[erlang-questions] Binary manipulation

Lukas Larsson <>
Sun Mar 13 11:22:49 CET 2011

If you do write a nif call which could potentially take a long time you should use an async thread to do the work in it rather than doing it in the erlang vm thread. If not you could get some strange behaviour out of the vm depending on how unlucky you are with processes scheduling and unrelated work which other processes do. See http://www.erlang.org/cgi-bin/ezmlm-cgi?4:mss:55980:201101:jconogbffcaogeijbdkl for details.


----- Original Message -----
From: "Bob Cowdery" <>
Sent: Sunday, March 13, 2011 11:03:57 AM GMT +01:00 Amsterdam / Berlin / Bern / Rome / Stockholm / Vienna
Subject: Re: [erlang-questions] Binary manipulation

Having received only one private reply which would not really scale up
and having looked quite closely at all the API's available I can't see
any way to manipulate binary data with any efficiency. I am therefore
thinking of doing a NIF library.  However I'm a bit concerned about what
the following statement means:

"Avoid doing lengthy work in NIF calls as that may degrade the
responsiveness of the VM. NIFs are called directly by the same scheduler
thread that executed the calling Erlang code. The calling scheduler will
thus be blocked from doing any other work until the NIF returns."

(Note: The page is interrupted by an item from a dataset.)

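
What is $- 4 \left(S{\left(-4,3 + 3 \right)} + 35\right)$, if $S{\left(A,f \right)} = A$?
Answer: $-124$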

I presume this just means the calling process cannot do any other work
until the NIF returns and not that all processes can suffer degradation.


On 11/03/2011 09:01, Bob Cowdery wrote:
> Hi
> I would appreciate any advice/ideas on how to efficiently handle a large
> binary.
> The binary in question has a couple of protocol wrappers around it which
> are no problem as the bit syntax easily copes with that. What I'm not
> sure of is how to handle the data.
> <<I:24, Q:24, M:16 ... repeated 63 times >>
> What I have to do is extract I and Q which are 24 bit le values and end
> up with another binary which is:
> <<I/float, Q/float ... repeated 63 times (see below) >>
> Where I and Q are now floating point numbers. I will need M in the
> future, but not right now. It's a little more complicated than that
> because several of the raw data binaries will go into the processed
> binary which will be a multiple of 64 up to 1024.
> I will also need to do the opposite, i.e. take the processed binary and
> transform it back to the raw data binary.